Imagine you’re feeling nostalgic one day and want to look for a definition in a printed dictionary; you want to know whether ‘crapulent’ really is as funny as you think it is. What makes the dictionary so practical when it comes to finding words and phrases? Well, entries are listed from A to Z. In other words, they are ordered. All you need is the knowledge of the order of the letters in the alphabet. That’s all.

It would be very inefficient if you had to read the entire dictionary until you spotted the single item you’re interested in. In the worst case you could end up reading the entire 20 volumes of the Oxford English Dictionary, at which point you probably don’t care about the assumed funniness of crapulence any longer.

The same goes for databases. To fetch and retrieve rows in database tables it makes sense to have a simple and fast way to look them up. That is what an index does. It is similar to the index in old-fashioned books: the entries are listed in alphabetical order in the appendix, but the page number to which the entries refer does not generally have any structure. That is, the physical order (when an entry is mentioned in the book) is independent of the logical order (when an entry is listed in the index, from A to Z). In databases we typically do that with the aid of a doubly linked list on the index leaf nodes, so that each node refers to its predecessor and is successor; the leaf nodes are stored in a database block or page, which smallest available storage unit in the database. This data structure makes it easy to run through the list in either direction.

The dictionary we mentioned earlier is an example of an index-organized table (IOT) in Oracle parlance; Microsoft SQL Server calls these objects clustered indexes. The entire table, or dictionary in our example, is ordered alphabetically. As you can imagine, index-organized tables can be useful for read-only lookup tables. For data sets that change frequently, the time needed to insert, update, and/or delete entries can be significant, so that IOTs are generally not recommended.

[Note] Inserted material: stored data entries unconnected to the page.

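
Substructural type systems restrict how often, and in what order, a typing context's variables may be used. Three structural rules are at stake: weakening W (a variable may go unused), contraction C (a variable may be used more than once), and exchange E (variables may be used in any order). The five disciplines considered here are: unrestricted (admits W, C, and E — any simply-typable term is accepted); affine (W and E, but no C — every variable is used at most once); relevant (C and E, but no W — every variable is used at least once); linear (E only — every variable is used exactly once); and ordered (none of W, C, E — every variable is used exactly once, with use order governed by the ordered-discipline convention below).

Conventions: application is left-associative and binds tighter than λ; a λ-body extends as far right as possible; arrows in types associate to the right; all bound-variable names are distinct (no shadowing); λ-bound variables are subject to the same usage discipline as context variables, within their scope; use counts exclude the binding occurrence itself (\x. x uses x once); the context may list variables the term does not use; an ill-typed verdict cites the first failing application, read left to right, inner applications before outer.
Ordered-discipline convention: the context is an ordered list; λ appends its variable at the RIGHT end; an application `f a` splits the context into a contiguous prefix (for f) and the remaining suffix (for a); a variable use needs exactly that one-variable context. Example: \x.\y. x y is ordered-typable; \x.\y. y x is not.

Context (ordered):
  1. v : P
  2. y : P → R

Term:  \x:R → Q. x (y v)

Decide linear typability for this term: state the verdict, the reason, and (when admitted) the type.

yes — exactly-once usage across v, y, x; term : (R → Q) → Q
use counts: v ×1; y ×1; x [bound] ×1
order of uses: x, y, v
typing: well-typed at (R → Q) → Q
all disciplines: ordered ✗ · linear ✓ · affine ✓ · relevant ✓ · unrestricted ✓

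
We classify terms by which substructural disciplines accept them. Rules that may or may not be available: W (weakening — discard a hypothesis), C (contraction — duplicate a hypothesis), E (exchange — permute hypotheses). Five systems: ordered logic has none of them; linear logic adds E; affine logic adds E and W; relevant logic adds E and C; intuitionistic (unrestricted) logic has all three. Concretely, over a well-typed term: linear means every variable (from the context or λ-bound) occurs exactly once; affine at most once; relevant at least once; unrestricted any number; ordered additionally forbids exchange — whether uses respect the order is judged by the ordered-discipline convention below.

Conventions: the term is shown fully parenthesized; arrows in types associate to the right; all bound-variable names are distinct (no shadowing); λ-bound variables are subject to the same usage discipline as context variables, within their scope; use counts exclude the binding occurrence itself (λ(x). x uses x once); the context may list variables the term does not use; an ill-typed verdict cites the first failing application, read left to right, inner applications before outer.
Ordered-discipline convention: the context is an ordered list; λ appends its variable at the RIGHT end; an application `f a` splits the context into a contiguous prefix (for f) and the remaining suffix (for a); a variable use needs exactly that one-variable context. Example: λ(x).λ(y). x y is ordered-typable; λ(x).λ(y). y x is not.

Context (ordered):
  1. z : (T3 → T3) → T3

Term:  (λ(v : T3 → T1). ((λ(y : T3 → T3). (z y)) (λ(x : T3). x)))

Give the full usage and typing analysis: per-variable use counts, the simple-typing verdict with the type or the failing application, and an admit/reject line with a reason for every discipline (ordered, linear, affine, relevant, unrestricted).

variable uses: z: 1, v [bound]: 0, y [bound]: 1, x [bound]: 1
left-to-right use order: z, y, x
typing: the term checks, with type (T3 → T1) → T3
ordered: ✗, needs weakening: v unused
linear: ✗, needs weakening: v unused
affine: ✓, z, v, y, x: no repeats, contraction unneeded
relevant: ✗, needs weakening: v unused
unrestricted: ✓, typability at (T3 → T1) → T3 is all that's needed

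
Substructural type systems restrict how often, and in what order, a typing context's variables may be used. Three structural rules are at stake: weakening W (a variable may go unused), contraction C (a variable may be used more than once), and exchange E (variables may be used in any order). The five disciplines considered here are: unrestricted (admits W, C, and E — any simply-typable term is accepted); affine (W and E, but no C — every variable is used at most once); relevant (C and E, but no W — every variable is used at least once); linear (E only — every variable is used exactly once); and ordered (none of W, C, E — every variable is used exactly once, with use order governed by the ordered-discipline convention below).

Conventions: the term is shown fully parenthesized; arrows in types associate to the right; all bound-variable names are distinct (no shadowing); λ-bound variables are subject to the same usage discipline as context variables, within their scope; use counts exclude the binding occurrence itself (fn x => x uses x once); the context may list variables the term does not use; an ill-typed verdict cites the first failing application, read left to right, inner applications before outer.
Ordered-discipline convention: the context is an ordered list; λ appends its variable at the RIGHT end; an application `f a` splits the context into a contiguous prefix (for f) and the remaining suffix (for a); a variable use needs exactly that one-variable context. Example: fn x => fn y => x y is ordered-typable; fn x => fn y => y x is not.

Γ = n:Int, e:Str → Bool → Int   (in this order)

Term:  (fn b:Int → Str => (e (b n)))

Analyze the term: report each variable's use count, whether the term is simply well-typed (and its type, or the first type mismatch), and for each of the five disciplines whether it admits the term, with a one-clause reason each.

use counts: n=1, e=1, b (λ-bound)=1
uses in reading order: e, b, n
typing: well-typed at (Int → Str) → Bool → Int
ordered ✗ (no ordered split (uses run e, b, n))
linear ✓ (each of n, e, b used exactly once)
affine ✓ (n, e, b: no repeats, contraction unneeded)
relevant ✓ (none of n, e, b goes unused)
unrestricted ✓ (typability at (Int → Str) → Bool → Int is all that's needed)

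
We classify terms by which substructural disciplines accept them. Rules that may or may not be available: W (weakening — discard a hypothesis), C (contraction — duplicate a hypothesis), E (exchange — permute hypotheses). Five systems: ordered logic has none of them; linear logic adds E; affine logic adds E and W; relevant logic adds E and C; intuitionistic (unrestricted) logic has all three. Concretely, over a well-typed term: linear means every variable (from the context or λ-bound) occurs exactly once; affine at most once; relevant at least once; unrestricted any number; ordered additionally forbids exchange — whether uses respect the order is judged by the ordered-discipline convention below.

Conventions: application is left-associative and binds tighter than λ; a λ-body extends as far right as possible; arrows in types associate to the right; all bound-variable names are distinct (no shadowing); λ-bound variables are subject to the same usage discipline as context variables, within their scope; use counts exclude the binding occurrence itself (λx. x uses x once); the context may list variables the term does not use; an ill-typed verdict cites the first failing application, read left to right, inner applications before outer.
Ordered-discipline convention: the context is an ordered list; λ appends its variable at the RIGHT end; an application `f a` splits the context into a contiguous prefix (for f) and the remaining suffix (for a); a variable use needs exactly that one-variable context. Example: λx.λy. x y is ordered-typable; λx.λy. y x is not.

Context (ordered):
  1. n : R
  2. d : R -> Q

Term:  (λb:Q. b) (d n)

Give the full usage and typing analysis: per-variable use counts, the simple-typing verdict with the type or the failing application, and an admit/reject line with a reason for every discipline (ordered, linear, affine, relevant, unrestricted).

usage: n=1, d=1, b (λ-bound)=1
left-to-right use order: b, d, n
typing: well-typed at Q
ordered ✗ (no ordered split (uses run b, d, n))
linear ✓ (n, d, b: one use apiece)
affine ✓ (at most one use each (n, d, b))
relevant ✓ (n, d, b: all used, weakening unneeded)
unrestricted ✓ (type-checks (Q) and nothing is barred)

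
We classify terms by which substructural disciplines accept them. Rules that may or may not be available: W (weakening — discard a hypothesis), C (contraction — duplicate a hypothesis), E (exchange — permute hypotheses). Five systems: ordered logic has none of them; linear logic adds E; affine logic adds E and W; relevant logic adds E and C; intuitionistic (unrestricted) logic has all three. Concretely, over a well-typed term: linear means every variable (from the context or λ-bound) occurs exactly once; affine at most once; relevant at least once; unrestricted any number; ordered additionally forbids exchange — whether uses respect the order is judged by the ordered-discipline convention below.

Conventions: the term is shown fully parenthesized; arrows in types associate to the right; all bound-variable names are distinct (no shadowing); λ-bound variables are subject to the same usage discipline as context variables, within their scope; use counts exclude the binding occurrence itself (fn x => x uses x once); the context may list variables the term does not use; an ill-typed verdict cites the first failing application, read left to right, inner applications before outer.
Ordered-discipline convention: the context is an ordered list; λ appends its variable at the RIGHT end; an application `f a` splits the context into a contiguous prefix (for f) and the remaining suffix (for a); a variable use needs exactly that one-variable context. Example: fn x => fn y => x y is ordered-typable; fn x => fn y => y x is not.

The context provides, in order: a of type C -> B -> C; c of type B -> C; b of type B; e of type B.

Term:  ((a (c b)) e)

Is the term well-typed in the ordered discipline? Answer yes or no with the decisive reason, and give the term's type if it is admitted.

yes — a, c, b, e: once each, no exchange needed; term : C
use counts: a: 1×, c: 1×, b: 1×, e: 1×
order of uses: a, c, b, e
typing: well-typed at C
across the five disciplines: ordered ✓, linear ✓, affine ✓, relevant ✓, unrestricted ✓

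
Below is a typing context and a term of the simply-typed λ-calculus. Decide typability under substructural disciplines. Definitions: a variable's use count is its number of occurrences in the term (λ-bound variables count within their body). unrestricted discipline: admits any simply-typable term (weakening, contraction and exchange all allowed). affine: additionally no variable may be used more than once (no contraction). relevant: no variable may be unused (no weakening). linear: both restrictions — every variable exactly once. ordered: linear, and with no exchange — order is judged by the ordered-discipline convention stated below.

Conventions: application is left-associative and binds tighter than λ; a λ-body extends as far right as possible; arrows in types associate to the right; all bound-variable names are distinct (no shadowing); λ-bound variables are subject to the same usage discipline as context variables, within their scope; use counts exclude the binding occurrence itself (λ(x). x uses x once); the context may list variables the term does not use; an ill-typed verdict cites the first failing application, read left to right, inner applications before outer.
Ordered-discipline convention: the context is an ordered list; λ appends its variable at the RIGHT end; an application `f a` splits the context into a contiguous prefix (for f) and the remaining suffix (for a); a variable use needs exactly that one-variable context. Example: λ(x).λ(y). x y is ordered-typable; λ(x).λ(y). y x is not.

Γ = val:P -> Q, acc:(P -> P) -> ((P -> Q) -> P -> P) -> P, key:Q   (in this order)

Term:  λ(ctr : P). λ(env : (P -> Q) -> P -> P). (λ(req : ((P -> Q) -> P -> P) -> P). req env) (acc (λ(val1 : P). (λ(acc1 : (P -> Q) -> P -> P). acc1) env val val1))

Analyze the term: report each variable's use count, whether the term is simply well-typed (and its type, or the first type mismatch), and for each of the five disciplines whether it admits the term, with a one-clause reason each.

usage: val=1, acc=1, key=0, ctr (λ-bound)=0, env (λ-bound)=2, req (λ-bound)=1, val1 (λ-bound)=1, acc1 (λ-bound)=1
left-to-right use order: req, env, acc, acc1, env, val, val1
typing: well-typed at P -> ((P -> Q) -> P -> P) -> P
ordered ✗ (repeated use of env ×2; key, ctr left unused)
linear ✗ (repeated use of env ×2; key, ctr left unused)
affine ✗ (repeated use of env ×2)
relevant ✗ (key, ctr left unused)
unrestricted ✓ (type-checks (P -> ((P -> Q) -> P -> P) -> P) and nothing is barred)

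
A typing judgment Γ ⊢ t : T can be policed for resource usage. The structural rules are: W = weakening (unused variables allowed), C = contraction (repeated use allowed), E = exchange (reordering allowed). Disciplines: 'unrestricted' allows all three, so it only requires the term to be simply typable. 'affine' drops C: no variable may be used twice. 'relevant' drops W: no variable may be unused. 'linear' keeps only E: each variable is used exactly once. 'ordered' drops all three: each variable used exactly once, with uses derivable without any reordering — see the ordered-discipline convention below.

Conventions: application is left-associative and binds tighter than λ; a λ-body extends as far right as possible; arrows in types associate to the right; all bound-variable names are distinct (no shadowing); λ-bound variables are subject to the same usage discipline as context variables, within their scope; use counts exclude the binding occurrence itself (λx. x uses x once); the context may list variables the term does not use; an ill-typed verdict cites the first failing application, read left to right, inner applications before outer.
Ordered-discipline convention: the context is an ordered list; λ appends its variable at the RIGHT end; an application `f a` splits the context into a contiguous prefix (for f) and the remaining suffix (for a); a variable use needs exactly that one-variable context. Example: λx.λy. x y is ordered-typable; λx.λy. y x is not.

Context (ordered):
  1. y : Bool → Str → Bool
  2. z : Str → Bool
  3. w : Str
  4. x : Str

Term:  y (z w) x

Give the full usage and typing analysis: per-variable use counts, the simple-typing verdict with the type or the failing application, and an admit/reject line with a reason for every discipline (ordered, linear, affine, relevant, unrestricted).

counts: y ×1, z ×1, w ×1, x ×1
use order (left to right): y, z, w, x
typing: well-typed at Bool
ordered ✓ (y, z, w, x: once each, no exchange needed)
linear ✓ (single use per variable (y, z, w, x))
affine ✓ (none of y, z, w, x used more than once)
relevant ✓ (every one of y, z, w, x appears)
unrestricted ✓ (typability at Bool is all that's needed)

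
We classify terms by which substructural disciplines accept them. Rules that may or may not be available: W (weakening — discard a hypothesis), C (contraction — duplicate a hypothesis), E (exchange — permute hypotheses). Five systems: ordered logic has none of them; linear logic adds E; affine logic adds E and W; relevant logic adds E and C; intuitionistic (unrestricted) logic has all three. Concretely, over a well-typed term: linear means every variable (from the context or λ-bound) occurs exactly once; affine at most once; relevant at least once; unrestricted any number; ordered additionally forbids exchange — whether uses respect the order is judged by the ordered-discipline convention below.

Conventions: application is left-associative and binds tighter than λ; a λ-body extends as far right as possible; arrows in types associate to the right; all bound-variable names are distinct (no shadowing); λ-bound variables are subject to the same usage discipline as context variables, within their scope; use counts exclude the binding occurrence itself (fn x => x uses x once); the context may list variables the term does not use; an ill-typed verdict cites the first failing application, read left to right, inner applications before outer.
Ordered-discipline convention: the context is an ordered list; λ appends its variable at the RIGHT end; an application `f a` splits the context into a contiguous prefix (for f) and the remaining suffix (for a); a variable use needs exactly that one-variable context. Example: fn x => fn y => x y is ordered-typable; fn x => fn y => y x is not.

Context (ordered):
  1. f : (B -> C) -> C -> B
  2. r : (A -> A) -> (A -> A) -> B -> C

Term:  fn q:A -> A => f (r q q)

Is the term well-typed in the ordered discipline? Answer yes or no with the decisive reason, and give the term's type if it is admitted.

no — uses contraction: q ×2
counts: f: 1, r: 1, q (λ-bound): 2
uses in reading order: f, r, q, q
typing: well-typed at (A -> A) -> C -> B
summary: ordered ✗, linear ✗, affine ✗, relevant ✓, unrestricted ✓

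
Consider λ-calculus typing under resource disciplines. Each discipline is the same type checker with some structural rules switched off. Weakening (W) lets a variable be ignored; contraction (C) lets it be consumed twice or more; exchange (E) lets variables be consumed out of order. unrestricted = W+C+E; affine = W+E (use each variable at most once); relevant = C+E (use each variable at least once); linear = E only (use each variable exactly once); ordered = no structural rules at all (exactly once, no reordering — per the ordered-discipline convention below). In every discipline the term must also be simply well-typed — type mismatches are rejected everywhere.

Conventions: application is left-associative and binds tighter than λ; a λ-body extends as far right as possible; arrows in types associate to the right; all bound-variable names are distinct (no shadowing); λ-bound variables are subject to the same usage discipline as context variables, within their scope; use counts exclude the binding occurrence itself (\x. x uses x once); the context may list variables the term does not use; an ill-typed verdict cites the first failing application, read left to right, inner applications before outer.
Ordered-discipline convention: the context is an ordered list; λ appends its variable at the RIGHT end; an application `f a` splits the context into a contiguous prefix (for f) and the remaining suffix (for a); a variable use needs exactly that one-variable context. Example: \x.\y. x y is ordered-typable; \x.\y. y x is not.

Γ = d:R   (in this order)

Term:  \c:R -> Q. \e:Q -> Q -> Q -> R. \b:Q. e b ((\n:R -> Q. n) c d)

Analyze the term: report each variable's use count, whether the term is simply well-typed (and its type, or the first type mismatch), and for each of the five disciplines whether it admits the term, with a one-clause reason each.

use counts: d ×1; c (bound) ×1; e (bound) ×1; b (bound) ×1; n (bound) ×1
uses in reading order: e, b, n, c, d
typing: the term checks, with type (R -> Q) -> (Q -> Q -> Q -> R) -> Q -> Q -> R
ordered: ✗, no contiguous prefix/suffix split fits e, b, n, c, d
linear: ✓, each of d, c, e, b, n used exactly once
affine: ✓, none of d, c, e, b, n used more than once
relevant: ✓, every one of d, c, e, b, n appears
unrestricted: ✓, typability at (R -> Q) -> (Q -> Q -> Q -> R) -> Q -> Q -> R is all that's needed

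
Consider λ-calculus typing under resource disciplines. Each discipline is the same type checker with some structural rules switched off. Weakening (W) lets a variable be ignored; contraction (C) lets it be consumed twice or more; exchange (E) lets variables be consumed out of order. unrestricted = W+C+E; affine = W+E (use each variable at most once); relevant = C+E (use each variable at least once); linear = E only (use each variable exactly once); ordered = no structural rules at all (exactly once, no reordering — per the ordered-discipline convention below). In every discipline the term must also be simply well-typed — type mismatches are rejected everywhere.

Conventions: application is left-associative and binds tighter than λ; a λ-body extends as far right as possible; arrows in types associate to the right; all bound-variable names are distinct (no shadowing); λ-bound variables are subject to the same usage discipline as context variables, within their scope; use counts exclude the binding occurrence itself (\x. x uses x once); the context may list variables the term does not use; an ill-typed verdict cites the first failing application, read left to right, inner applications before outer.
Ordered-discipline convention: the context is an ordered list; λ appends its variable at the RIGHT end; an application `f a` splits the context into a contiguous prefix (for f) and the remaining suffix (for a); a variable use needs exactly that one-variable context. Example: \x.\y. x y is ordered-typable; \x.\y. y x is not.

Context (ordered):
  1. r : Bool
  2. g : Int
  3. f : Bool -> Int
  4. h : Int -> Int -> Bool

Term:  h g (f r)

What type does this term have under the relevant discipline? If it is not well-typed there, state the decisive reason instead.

term : Bool
variable uses: r ×1; g ×1; f ×1; h ×1
left-to-right use order: h, g, f, r
typing: well-typed — term : Bool
per-discipline verdicts: ordered ✗ | linear ✓ | affine ✓ | relevant ✓ | unrestricted ✓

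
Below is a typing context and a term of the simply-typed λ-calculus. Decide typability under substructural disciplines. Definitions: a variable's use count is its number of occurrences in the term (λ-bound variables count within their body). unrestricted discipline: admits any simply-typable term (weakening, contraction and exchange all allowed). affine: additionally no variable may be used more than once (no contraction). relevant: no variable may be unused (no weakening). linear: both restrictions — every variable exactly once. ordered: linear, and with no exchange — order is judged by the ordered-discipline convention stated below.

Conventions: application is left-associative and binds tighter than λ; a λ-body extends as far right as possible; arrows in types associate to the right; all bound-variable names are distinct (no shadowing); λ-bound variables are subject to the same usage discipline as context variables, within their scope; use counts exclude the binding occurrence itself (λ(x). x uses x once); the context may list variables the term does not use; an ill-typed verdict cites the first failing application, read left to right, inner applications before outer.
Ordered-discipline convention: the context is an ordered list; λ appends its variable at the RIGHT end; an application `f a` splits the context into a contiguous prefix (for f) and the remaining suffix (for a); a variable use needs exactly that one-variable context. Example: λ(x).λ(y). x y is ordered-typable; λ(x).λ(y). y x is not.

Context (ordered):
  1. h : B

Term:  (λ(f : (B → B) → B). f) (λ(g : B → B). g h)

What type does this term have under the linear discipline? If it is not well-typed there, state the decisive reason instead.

term : (B → B) → B
use counts: h: 1, f (λ-bound): 1, g (λ-bound): 1
use order (left to right): f, g, h
typing: ✓ — (B → B) → B
all disciplines: ordered ✗ · linear ✓ · affine ✓ · relevant ✓ · unrestricted ✓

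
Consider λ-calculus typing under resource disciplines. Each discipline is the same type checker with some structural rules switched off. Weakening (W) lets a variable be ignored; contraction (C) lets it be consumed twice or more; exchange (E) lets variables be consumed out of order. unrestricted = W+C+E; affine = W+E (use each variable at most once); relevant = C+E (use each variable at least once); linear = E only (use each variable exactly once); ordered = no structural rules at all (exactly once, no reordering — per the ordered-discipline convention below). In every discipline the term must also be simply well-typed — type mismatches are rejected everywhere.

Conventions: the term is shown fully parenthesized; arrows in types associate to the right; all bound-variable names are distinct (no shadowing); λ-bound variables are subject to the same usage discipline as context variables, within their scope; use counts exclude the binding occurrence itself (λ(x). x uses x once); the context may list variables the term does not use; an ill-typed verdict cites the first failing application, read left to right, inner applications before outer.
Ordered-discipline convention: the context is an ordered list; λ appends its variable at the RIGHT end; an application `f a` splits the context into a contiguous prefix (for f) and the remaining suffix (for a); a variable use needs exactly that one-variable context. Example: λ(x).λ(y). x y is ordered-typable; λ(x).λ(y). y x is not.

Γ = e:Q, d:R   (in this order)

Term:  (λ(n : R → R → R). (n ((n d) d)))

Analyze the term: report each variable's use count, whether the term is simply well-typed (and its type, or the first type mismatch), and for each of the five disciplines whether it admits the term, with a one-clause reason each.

variable uses: e=0; d=2; n (bound)=2
left-to-right use order: n, n, d, d
typing: well-typed at (R → R → R) → R → R
ordered: ✗ — uses contraction: d ×2, n ×2; unused: e — weakening required
linear: ✗ — uses contraction: d ×2, n ×2; unused: e — weakening required
affine: ✗ — uses contraction: d ×2, n ×2
relevant: ✗ — unused: e — weakening required
unrestricted: ✓ — type-checks ((R → R → R) → R → R) and nothing is barred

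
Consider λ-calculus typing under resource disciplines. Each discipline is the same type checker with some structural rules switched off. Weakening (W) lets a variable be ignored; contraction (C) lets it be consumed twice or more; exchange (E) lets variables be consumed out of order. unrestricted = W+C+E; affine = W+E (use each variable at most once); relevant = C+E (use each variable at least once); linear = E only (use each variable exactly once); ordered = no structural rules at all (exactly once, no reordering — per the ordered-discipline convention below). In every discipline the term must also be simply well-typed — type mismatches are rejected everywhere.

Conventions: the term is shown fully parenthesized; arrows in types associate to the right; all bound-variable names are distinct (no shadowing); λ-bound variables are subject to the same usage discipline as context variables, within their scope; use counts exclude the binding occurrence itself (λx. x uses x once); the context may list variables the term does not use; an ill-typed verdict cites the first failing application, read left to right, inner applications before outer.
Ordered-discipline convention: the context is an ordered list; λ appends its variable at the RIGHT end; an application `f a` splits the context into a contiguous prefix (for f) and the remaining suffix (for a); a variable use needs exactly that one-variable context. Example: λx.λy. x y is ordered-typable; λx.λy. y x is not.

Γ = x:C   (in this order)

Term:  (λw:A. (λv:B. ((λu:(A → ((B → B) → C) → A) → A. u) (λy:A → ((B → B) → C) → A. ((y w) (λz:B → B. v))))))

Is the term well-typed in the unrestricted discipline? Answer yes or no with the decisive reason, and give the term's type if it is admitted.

no — a type mismatch blocks all five
usage: x ×0; w [bound] ×1; v [bound] ×1; u [bound] ×1; y [bound] ×1; z [bound] ×0
uses in reading order: u, y, w, v
typing: ill-typed: a function awaiting (B → B) → C gets (B → B) → B
all disciplines: ordered ✗, linear ✗, affine ✗, relevant ✗, unrestricted ✗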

Where an index leaf node is stored is completely independent of its logical position in the index. Consequently, a database requires a second data structure to sift quickly through the garbled blocks: a balanced search tree, which is also known as a B-tree. The branch nodes of a B-tree correspond to the largest values of the leaf nodes.

When a database does an index lookup, this is what happens:

  1. The B-tree is traversed from the root node to the branch (or header) nodes to find the pointers to relevant leaf node(s);
  2. The leaf node chain is followed to obtain pointers to relevant source rows;
  3. The data is retrieved from the table.

The first step, the tree traversal, has an upper bound, the index depth. All that is stored in the branch nodes are pointers to the leaf blocks and the index values stored in the leaf blocks. Databases can therefore support hundreds of leaves per branch node, making the B-tree traversal very efficient; the index depth is typically not larger than 5. Steps 2 and 3 may require the database to access many blocks. These steps can therefore take a considerable amount of time.

Oh, and in case you are still wondering: crapulent isn’t that funny at all.